WHEN the tens of thousands of supporters descending on Mount Florida over two days this weekend disembark the train close to the national stadium in Glasgow’s south side, they’ll probably just about be able to hear the familiar “please mind the gap” warning over the public address system above the usual pre-match din.

For the three sets of Scottish Cup semi-final supporters donning blue scarves across the two semi-finals, there are various awnings to their current and potential opposition in the tournament they will have to negotiate to get their hands on the trophy.

Falkirk have another semi-final to contest in their bid to reach the cinch Championship after securing second place in Scotland’s third tier this season; on Saturday, John McGlynn’s side take on Inverness Caledonian Thistle, who themselves occupy a promotion play-off place to the Premiership. Can the Bairns dare to dream of a showpiece occasion in May? Of course they can.

Should Billy Dodds' resurgent Highlanders prevail at the weekend, however, they will face the ominous task of squaring up to one of the top two sides in the top flight in the final. Will their supporters believe they can overcome that final hurdle? Of course they will.

For cup romantics, having clubs in the lower divisions guaranteed a shot at the showpiece final against Celtic or Rangers is what the competition is all about. No one would describe their defying the odds to lift the famous old trophy as a sign that they have bridged the gap to their duopolistic opponents should a blue moon be sighted in the Glasgow skies come May, however.

This is where Rangers ought to show a bit of constraint regardless of the outcome on Sunday. In recent days, Ibrox legend and Sky Sports co-commentator Ally McCoist suggested the gap between his old club and the Scottish champions had closed slightly. Yesterday, Nico Raskin reiterated this claim from within the current first team. It’s a confounding one coming on the back of the most recent Premiership encounter between the rivals, the 3-2 victory for Ange Postecoglou’s side at Parkhead earlier this month which ostensibly increased the gap in the league standings.

Last weekend, despite champions-elect Celtic dropping points at home to Motherwell on Saturday, Rangers saw that gap increase a point further to 13 after losing 2-0 to Aberdeen at Pittodrie. While that double-figures chasm tells its own story, should Celtic take another step towards a mind-blowing fifth treble in seven years, surely any suggestion the gap is closing needs re-examining.

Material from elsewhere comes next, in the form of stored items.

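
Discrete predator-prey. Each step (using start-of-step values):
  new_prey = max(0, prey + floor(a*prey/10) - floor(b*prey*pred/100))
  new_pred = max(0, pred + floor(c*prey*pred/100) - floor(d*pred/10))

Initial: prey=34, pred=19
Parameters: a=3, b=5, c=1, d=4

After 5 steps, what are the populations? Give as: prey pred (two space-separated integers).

Step 1: prey: 34+10-32=12; pred: 19+6-7=18
Step 2: prey: 12+3-10=5; pred: 18+2-7=13
Step 3: prey: 5+1-3=3; pred: 13+0-5=8
Step 4: prey: 3+0-1=2; pred: 8+0-3=5
Step 5: prey: 2+0-0=2; pred: 5+0-2=3

Answer: 2 3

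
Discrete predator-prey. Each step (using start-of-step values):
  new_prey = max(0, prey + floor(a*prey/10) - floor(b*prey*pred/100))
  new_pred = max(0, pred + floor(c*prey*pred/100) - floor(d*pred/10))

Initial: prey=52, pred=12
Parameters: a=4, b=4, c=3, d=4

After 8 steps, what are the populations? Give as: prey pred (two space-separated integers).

Step 1: prey: 52+20-24=48; pred: 12+18-4=26
Step 2: prey: 48+19-49=18; pred: 26+37-10=53
Step 3: prey: 18+7-38=0; pred: 53+28-21=60
Step 4: prey: 0+0-0=0; pred: 60+0-24=36
Step 5: prey: 0+0-0=0; pred: 36+0-14=22
Step 6: prey: 0+0-0=0; pred: 22+0-8=14
Step 7: prey: 0+0-0=0; pred: 14+0-5=9
Step 8: prey: 0+0-0=0; pred: 9+0-3=6

Answer: 0 6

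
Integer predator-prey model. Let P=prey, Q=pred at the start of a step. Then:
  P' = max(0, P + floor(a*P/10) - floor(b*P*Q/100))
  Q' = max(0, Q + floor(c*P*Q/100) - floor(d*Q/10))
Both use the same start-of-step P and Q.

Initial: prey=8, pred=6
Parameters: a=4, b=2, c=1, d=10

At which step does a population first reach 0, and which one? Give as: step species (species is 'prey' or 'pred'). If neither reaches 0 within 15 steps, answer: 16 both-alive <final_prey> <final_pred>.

Answer: 1 pred

Derivation:
Step 1: prey: 8+3-0=11; pred: 6+0-6=0
First extinction: pred at step 1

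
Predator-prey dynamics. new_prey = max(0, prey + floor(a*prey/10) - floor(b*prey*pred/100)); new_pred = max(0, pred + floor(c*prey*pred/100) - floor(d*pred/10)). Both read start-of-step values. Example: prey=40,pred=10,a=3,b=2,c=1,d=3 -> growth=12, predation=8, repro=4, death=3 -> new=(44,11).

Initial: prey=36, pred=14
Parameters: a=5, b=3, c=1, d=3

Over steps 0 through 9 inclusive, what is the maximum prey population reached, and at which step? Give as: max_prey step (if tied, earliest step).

Answer: 42 3

Derivation:
Step 1: prey: 36+18-15=39; pred: 14+5-4=15
Step 2: prey: 39+19-17=41; pred: 15+5-4=16
Step 3: prey: 41+20-19=42; pred: 16+6-4=18
Step 4: prey: 42+21-22=41; pred: 18+7-5=20
Step 5: prey: 41+20-24=37; pred: 20+8-6=22
Step 6: prey: 37+18-24=31; pred: 22+8-6=24
Step 7: prey: 31+15-22=24; pred: 24+7-7=24
Step 8: prey: 24+12-17=19; pred: 24+5-7=22
Step 9: prey: 19+9-12=16; pred: 22+4-6=20
Max prey = 42 at step 3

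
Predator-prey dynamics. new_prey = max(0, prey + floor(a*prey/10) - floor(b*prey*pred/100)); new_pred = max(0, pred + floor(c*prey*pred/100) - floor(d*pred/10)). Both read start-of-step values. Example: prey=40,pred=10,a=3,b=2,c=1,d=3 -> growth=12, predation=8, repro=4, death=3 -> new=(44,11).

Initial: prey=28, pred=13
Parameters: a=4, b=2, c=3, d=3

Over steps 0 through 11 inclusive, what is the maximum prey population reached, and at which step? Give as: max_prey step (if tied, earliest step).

Answer: 32 1

Derivation:
Step 1: prey: 28+11-7=32; pred: 13+10-3=20
Step 2: prey: 32+12-12=32; pred: 20+19-6=33
Step 3: prey: 32+12-21=23; pred: 33+31-9=55
Step 4: prey: 23+9-25=7; pred: 55+37-16=76
Step 5: prey: 7+2-10=0; pred: 76+15-22=69
Step 6: prey: 0+0-0=0; pred: 69+0-20=49
Step 7: prey: 0+0-0=0; pred: 49+0-14=35
Step 8: prey: 0+0-0=0; pred: 35+0-10=25
Step 9: prey: 0+0-0=0; pred: 25+0-7=18
Step 10: prey: 0+0-0=0; pred: 18+0-5=13
Step 11: prey: 0+0-0=0; pred: 13+0-3=10
Max prey = 32 at step 1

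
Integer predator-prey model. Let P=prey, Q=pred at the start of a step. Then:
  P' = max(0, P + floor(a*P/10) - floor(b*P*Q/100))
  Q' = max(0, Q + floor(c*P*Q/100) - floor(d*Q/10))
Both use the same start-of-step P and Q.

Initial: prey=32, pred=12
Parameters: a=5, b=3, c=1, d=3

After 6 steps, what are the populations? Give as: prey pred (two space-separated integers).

Answer: 41 24

Derivation:
Step 1: prey: 32+16-11=37; pred: 12+3-3=12
Step 2: prey: 37+18-13=42; pred: 12+4-3=13
Step 3: prey: 42+21-16=47; pred: 13+5-3=15
Step 4: prey: 47+23-21=49; pred: 15+7-4=18
Step 5: prey: 49+24-26=47; pred: 18+8-5=21
Step 6: prey: 47+23-29=41; pred: 21+9-6=24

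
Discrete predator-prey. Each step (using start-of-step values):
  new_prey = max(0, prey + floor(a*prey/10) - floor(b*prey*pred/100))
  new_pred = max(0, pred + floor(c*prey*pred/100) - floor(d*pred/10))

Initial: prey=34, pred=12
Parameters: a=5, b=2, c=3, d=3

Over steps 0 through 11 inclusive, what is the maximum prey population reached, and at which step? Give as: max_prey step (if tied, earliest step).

Answer: 46 2

Derivation:
Step 1: prey: 34+17-8=43; pred: 12+12-3=21
Step 2: prey: 43+21-18=46; pred: 21+27-6=42
Step 3: prey: 46+23-38=31; pred: 42+57-12=87
Step 4: prey: 31+15-53=0; pred: 87+80-26=141
Step 5: prey: 0+0-0=0; pred: 141+0-42=99
Step 6: prey: 0+0-0=0; pred: 99+0-29=70
Step 7: prey: 0+0-0=0; pred: 70+0-21=49
Step 8: prey: 0+0-0=0; pred: 49+0-14=35
Step 9: prey: 0+0-0=0; pred: 35+0-10=25
Step 10: prey: 0+0-0=0; pred: 25+0-7=18
Step 11: prey: 0+0-0=0; pred: 18+0-5=13
Max prey = 46 at step 2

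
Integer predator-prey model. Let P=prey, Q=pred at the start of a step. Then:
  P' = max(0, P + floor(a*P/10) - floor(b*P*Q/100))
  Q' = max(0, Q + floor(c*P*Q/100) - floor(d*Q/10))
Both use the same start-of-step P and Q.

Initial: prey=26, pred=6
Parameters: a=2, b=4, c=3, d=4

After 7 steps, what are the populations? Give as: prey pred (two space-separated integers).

Step 1: prey: 26+5-6=25; pred: 6+4-2=8
Step 2: prey: 25+5-8=22; pred: 8+6-3=11
Step 3: prey: 22+4-9=17; pred: 11+7-4=14
Step 4: prey: 17+3-9=11; pred: 14+7-5=16
Step 5: prey: 11+2-7=6; pred: 16+5-6=15
Step 6: prey: 6+1-3=4; pred: 15+2-6=11
Step 7: prey: 4+0-1=3; pred: 11+1-4=8

Answer: 3 8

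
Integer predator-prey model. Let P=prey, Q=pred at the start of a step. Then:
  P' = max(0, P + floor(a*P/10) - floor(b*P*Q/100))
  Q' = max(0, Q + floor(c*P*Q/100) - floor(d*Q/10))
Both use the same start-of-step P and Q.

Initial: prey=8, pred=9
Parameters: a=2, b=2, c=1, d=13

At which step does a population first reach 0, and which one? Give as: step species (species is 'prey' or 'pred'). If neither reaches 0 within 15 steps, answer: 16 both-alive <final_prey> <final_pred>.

Step 1: prey: 8+1-1=8; pred: 9+0-11=0
First extinction: pred at step 1

Answer: 1 pred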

None of this, however, makes Sunday’s Old Firm clash, where a 50-50 split of supporters will roar on their sides at Hampden, any less interesting a spectacle.

On the league front, meanwhile, the question of what counts as a spectacle has been raised since Sky Sports announced their coverage of post-split fixtures. With the gap between bottom and ninth in the contest to avoid relegation between St Johnstone, Dundee United, Kilmarnock and Ross County, the decision not to show any bottom-six matches live on Sky Sports was met with consternation by many Scottish football supporters.

Given that many blame the main broadcasters of the Premiership for the often-derided league split after three rounds of fixtures for ensuring they have four Old Firm derbies to sell to their punters, it is also one which has ruffled some already frayed feathers. It is ironic given that the jeopardy involved in that bottom-half scrap should be a celebrated consequence of the controversial split.

Likewise, there has been much criticism of the decision to only show Celtic and Rangers’ away matches and the one remaining Glasgow derby, which is of little real consequence. While these objections are understandable, the interests of the broadcaster will always be to attract subscriptions and advertising. It doesn’t take Mad Men’s Don Draper to tell you through which two clubs they are most likely to achieve these goals.

But do Sky have an obligation to promote the league, given their commercial relationship? If we put on the Don Draper fedora for a minute, many of those taking out Sky Sports subscriptions in Scotland do so as part of an overall package. It gives them access to other sports, to the Premier League, and if they happen to be Celtic or Rangers season-ticket holders, it allows them to watch virtually every away match their club plays in. Crucially, there is a sufficient audience to make this economically viable. So despite the relative dead-rubber nature of their final five fixtures of the campaign, these viewers signed up on the premise that they would be able to watch all of their team’s matches. As for commercial premises, how many punters are going to turn up at pubs up and down the country for Dundee United v Ross County as opposed to the final, albeit meaningless, Old Firm derby?

There are genuine cases to be made about the final Edinburgh derby of the season, the contest for third place between Aberdeen and Hearts, and in the bottom-half matches between Kilmarnock, Dundee United and bottom-markers County in particular. But the idea that a commercial broadcaster should act in the interests of promoting the SPFL’s product before those of their paid-up subscribers belongs in the same fantasy land as the closed-gap theory. One thing is for sure, however: we’ll all get along to Hampden or tune in over the weekend, many more in hope than expectation.